La orquesta se traslada del foso a la cima del escenario. Y los más de cien profesores vestidos de uniforme de campaña se convierten en operarios de una maquinaria musical eficiente y disciplinada. La partitura de Zimmermann es compleja y también llena de riqueza tímbrica y colores disonantes. El uso de amplificación consigue momentos estremecedores, pero también una notable pérdida de detalle y complejidad. Heras-Casado parece perseguir la horizontalidad de una melodía que no existe y sitúa a la orquesta en un tercer lugar, tras la potencia escópica de la escena de Bieito y las voces aumentadas del cartel protagonista.

La soprano danesa Susanne Elmark interpreta a la perfección el papel protagonista, Marie. Caleidoscópica y versátil, se mueve sin problemas entre la soñadora atolondrada del inicio y la encarnación del grito de dolor final. Ser una especialista en coloratura le permite habitar y aguantar sin problemas el registro alto por el que transita gran parte de su papel, pero lo hace además con una intensidad y un desgarro propios de otras cuerdas vocales. Su inolvidable y carismática presencia revalida su rol de protagonista en cada aparición.
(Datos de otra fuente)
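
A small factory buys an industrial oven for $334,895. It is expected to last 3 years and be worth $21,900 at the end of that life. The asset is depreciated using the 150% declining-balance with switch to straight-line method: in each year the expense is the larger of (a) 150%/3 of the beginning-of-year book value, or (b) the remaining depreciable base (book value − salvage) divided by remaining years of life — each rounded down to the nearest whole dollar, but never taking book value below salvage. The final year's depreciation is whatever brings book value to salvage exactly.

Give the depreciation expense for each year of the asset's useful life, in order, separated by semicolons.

$167,447; $83,724; $61,824

Depreciable base = $334,895 − $21,900 = $312,995.
Year 1: DB = ⌊$334,895 × 150%/3⌋ = $167,447; SL = ⌊$312,995/3⌋ = $104,331 → take DB $167,447. Book value $167,448.
Year 2: DB = ⌊$167,448 × 150%/3⌋ = $83,724; SL = ⌊$145,548/2⌋ = $72,774 → take DB $83,724. Book value $83,724.
Year 3 (final): $83,724 − $21,900 = $61,824. Book value $21,900.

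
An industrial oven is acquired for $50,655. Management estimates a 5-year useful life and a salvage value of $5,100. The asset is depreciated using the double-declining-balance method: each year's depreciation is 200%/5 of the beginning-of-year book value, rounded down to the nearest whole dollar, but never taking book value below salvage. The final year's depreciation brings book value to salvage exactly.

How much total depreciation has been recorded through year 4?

Depreciable base = $50,655 − $5,100 = $45,555.
Year 1: ⌊$50,655 × 200%/5⌋ = $20,262. Book value $30,393.
Year 2: ⌊$30,393 × 200%/5⌋ = $12,157. Book value $18,236.
Year 3: ⌊$18,236 × 200%/5⌋ = $7,294. Book value $10,942.
Year 4: ⌊$10,942 × 200%/5⌋ = $4,376. Book value $6,566.
Accumulated through year 4 = $50,655 − $6,566 = $44,089.

$44,089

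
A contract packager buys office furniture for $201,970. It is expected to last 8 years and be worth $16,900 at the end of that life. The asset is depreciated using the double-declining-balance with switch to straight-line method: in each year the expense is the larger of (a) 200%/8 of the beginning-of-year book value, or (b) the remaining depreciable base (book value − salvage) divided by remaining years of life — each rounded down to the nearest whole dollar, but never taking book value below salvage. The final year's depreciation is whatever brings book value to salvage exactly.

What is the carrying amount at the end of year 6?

Depreciable base = $201,970 − $16,900 = $185,070.
Year 1: DB = ⌊$201,970 × 200%/8⌋ = $50,492; SL = ⌊$185,070/8⌋ = $23,133 → take DB $50,492. Book value $151,478.
Year 2: DB = ⌊$151,478 × 200%/8⌋ = $37,869; SL = ⌊$134,578/7⌋ = $19,225 → take DB $37,869. Book value $113,609.
Year 3: DB = ⌊$113,609 × 200%/8⌋ = $28,402; SL = ⌊$96,709/6⌋ = $16,118 → take DB $28,402. Book value $85,207.
Year 4: DB = ⌊$85,207 × 200%/8⌋ = $21,301; SL = ⌊$68,307/5⌋ = $13,661 → take DB $21,301. Book value $63,906.
Year 5: DB = ⌊$63,906 × 200%/8⌋ = $15,976; SL = ⌊$47,006/4⌋ = $11,751 → take DB $15,976. Book value $47,930.
Year 6: DB = ⌊$47,930 × 200%/8⌋ = $11,982; SL = ⌊$31,030/3⌋ = $10,343 → take DB $11,982. Book value $35,948.

$35,948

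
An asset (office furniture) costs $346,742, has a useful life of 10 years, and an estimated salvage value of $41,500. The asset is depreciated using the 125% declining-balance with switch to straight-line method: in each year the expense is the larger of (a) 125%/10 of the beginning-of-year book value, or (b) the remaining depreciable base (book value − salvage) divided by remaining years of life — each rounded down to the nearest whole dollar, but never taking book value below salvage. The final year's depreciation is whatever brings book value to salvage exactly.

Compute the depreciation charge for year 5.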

Justo lo contrario de lo que ocurre con Leigh Melrose como su primer prometido, Stolzius, difícil de advertir sobre el escenario a pesar de una buena actuación vocal. Uwe Stickert resuelve bien a Desportes, el tercer protagonista, y sortea bien los sobreagudos del papel, con un color y dicción adaptados a la naturaleza despreciable del personaje. El momento en el que canta mientras sienta sus mórbidas posaderas sobre una Marie humillada, fue probablemente el más turbador de una noche llena de conmociones.

El resto del cartel ofreció una actuación muy notable. De entre ellos hay que destacar en positivo la intensidad, no siempre colocada, de Noëmi Nadelmann como Condesa de la Roche y la preciosa oportunidad de volver a escuchar en directo la profunda voz de una de las pocas contraltos de raza que nos quedan, Hanna Schwarz.

Al terminar, Zimmermann ofrece una cierta respuesta a lo injustificable de la violencia ampliando su horizonte: en el libreto, una procesión de soldados muertos y explosiones nucleares cierra la historia. A Bieito no parecen interesarle los horrores de la guerra tanto como terminar de engrosar el dolor de una Marie convertida en una ofrenda de sangre. Una victima absoluta de una maquinaria de injusticia a la que no se otorga ningún sentido ni explicación.